When we are in crisis, we expect to be able to pick up the phone, call 911, and get help. However, too many in our region have experienced the gut-wrenching moment when that help doesn’t answer or takes too long to arrive. Some, mistrustful of our policing system, choose not to call 911 to begin with.
Despite its shortcomings, 911 is the system that we are taught to rely upon. Of the more-than 61 million interactions Americans had with police in 2018, more than half (about 57%) were the result of resident-initiated requests for police services. The emergency call number is the front door into our criminal justice system. But it is a neglected portal whose dysfunction is symptomatic of shortcomings found throughout our public safety system.
That may be changing in St. Louis. Thanks to the tireless efforts of organizers, activists, scholars and some institutional stakeholders, including elected and unelected government officials, the region is witnessing a groundswell of momentum pushing to transform public safety to achieve a safer, healthier, more equitable region — for both civilians and law enforcement personnel.
Forward Through Ferguson has been privileged to be among the organizations at the helm of the activist side of efforts. Last fall, Forward Through Ferguson hosted a three-part “Power Behind the Badge” series that highlighted the political power and processes undergirding public safety in St. Louis city and county, and nationally. We are currently partnered with other organizations like Action STL, ArchCity Defenders and Coalition Against Police Crimes and Repression in the campaign to build awareness of the inequities in our public safety system while advocating for public safety transformation.

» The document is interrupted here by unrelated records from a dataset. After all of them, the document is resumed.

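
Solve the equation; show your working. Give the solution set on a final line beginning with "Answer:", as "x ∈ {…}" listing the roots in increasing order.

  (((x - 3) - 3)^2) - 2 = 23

Step 1. [(((x - 3) - 3)^2) - 2 = 23] add 2: x sits inside (… - 2), so sub: ((x - 3) - 3)^2 = 25.
Step 2. [((x - 3) - 3)^2 = 25] 25 ≥ 0, LHS is (·)² — take ±√, so sqrt: (x - 3) - 3 = 5 or -5.
Step 3. [(x - 3) - 3 = 5 or -5] add 3: x sits inside (… - 3), so sub: x - 3 = 8 or -2.
Step 4. [x - 3 = 8 or -2] 3 comes off first (add 3), so sub: x = 11 or 1.

Answer: x ∈ {1, 11}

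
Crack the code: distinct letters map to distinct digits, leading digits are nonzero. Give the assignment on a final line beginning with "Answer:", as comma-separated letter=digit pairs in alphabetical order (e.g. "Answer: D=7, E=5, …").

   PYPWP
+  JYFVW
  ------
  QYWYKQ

Step 1. [col 1: P + W ≡ Q (mod 10)] column 1 (P + W ≡ Q (mod 10), carry-in 0) doesn't pin W yet; pick W=7 and continue ⇒ W=7.
Step 2. [col 1: P + W ≡ Q (mod 10)] column 1 (P + W ≡ Q (mod 10), carry-in 0) doesn't pin Q yet; pick Q=1 and continue ⇒ Q=1.
Step 3. [col 1: P + W ≡ Q (mod 10)] from column 1 (W=7, Q=1, carry-in 0, digits 1,7 already taken and all letters distinct): P must equal 4. So P=4.
Step 4. [col 2: W + V ≡ K (mod 10)] no forcing yet in column 2 (carry-in 1); K=0 is free and consistent — try it, so K=0.
Step 5. [col 2: W + V ≡ K (mod 10)] from column 2 (W=7, K=0, carry-in 1, digits 0,1,4,7 already taken and all letters distinct): V must equal 2, so V=2.
Step 6. [col 3: P + F ≡ Y (mod 10)] no forcing yet in column 3 (carry-in 1); Y=3 is free and consistent — try it, so Y=3.
Step 7. [col 3: P + F ≡ Y (mod 10)] in column 3 we have P+F≡Y with carry-in 1; given P=4, Y=3 and digits 0,1,2,3,4,7 already taken and all letters distinct, that pins F to 8, so F=8.
Step 8. [col 5: P + J ≡ Y (mod 10)] column 5 reads P+J+carry(0)=Y with P=4, Y=3; with digits 0,1,2,3,4,7,8 already taken and all letters distinct, the only value for J is 9. So J=9.

Answer: F=8, J=9, K=0, P=4, Q=1, V=2, W=7, Y=3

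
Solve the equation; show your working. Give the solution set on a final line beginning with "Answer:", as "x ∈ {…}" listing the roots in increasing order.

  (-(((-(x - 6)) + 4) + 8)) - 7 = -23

Step 1. [(-(((-(x - 6)) + 4) + 8)) - 7 = -23] the outer -7 inverts by adding 7. So sub: -(((-(x - 6)) + 4) + 8) = -16.
Step 2. [-(((-(x - 6)) + 4) + 8) = -16] LHS negated; negate both sides. So neg: ((-(x - 6)) + 4) + 8 = 16.
Step 3. [((-(x - 6)) + 4) + 8 = 16] subtract 8: x sits inside (… + 8). So sub: (-(x - 6)) + 4 = 8.
Step 4. [(-(x - 6)) + 4 = 8] subtract 4: x sits inside (… + 4), so sub: -(x - 6) = 4.
Step 5. [-(x - 6) = 4] flip signs both sides ⇒ neg: x - 6 = -4.
Step 6. [x - 6 = -4] add 6: x sits inside (… - 6). So sub: x = 2.

Answer: x ∈ {2}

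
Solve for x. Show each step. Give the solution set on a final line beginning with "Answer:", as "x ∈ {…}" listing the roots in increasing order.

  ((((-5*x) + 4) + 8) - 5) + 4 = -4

Step 1. [((((-5*x) + 4) + 8) - 5) + 4 = -4] +4 is outermost — subtract 4 both sides. So sub: (((-5*x) + 4) + 8) - 5 = -8.
Step 2. [(((-5*x) + 4) + 8) - 5 = -8] peel the -5: add 5 from each side, so sub: ((-5*x) + 4) + 8 = -3.
Step 3. [((-5*x) + 4) + 8 = -3] 8 comes off first (subtract 8). So sub: (-5*x) + 4 = -11.
Step 4. [(-5*x) + 4 = -11] subtract 4: x sits inside (… + 4), so sub: -5*x = -15.
Step 5. [-5*x = -15] LHS = -5·(…); ÷-5 both sides ⇒ div: x = 3.

Answer: x ∈ {3}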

Which brings us back to 911. What do St. Louisans want and need from 911 and from the police? Despite the thousands of calls to 911 made each year in St. Louis city and county, we don’t have public-facing answers to some pretty basic questions. Who calls 911? For what? What portion of those calls are due to violent crimes? Forward Through Ferguson’s current project, Transforming911, seeks to combine data and storytelling to answer these questions.
The answers may surprise us. Similar analyses from other cities suggest that most calls for police are not for crimes in progress. Nonetheless, sending an armed police officer is generally the system response — one that, all too often, ends in tragedy, trauma and reinforced mistrust of our public safety system.
Here’s a taste of what we’re finding anecdotally so far.
First, greater St. Louis’ 911 landscape is complicated. Even local experts we spoke to aren’t quite sure how many dispatches operate within the region — a figure that remains elusive and ever-changing because of our fragmented and shifting municipal landscape. We reached out to every municipality in the city-county region to find out the number of dispatch centers. In 2015, there were 20 dispatch call centers. Today, there are 15.
Second, dispatchers we spoke to described feeling neglected, undersupported, underappreciated and overworked. One recounted “regulars” who called 911 because they needed someone to talk to and they knew 911 would answer. The dispatcher described the frustration of feeling like a second-class citizen, not afforded the protections and status provided to first responders.
Third, as we complete the project, this much is clear: Our 911 system isn’t working as intended — for anyone, but especially for the civilians it was intended to serve. And we can change that.
We support the work of St. Louis County Council members Kelli Dunaway and Lisa Clancy to reclassify call dispatchers as first responders. The St. Louis Metropolitan Police Department’s new program to divert behavioral health-related 911 calls to trained crisis professionals at Behavioral Health Response is a promising step forward, as is the crisis-response unit that pairs an officer with a behavioral health clinician for a more holistic response. Forward Through Ferguson is also part of a team that’s building out a pilot non-police first responder alternative in the county.
In the coming weeks and months, we look forward to sharing our findings and recommendations for Transforming911 within the larger arc of regional efforts to transform public safety so it functions better and more equitably for everyone.
Karishma Furtado, Ph.D., is lead data and research catalyst for Forward Through Ferguson. Tiffany Green served as a data and research fellow for the organization.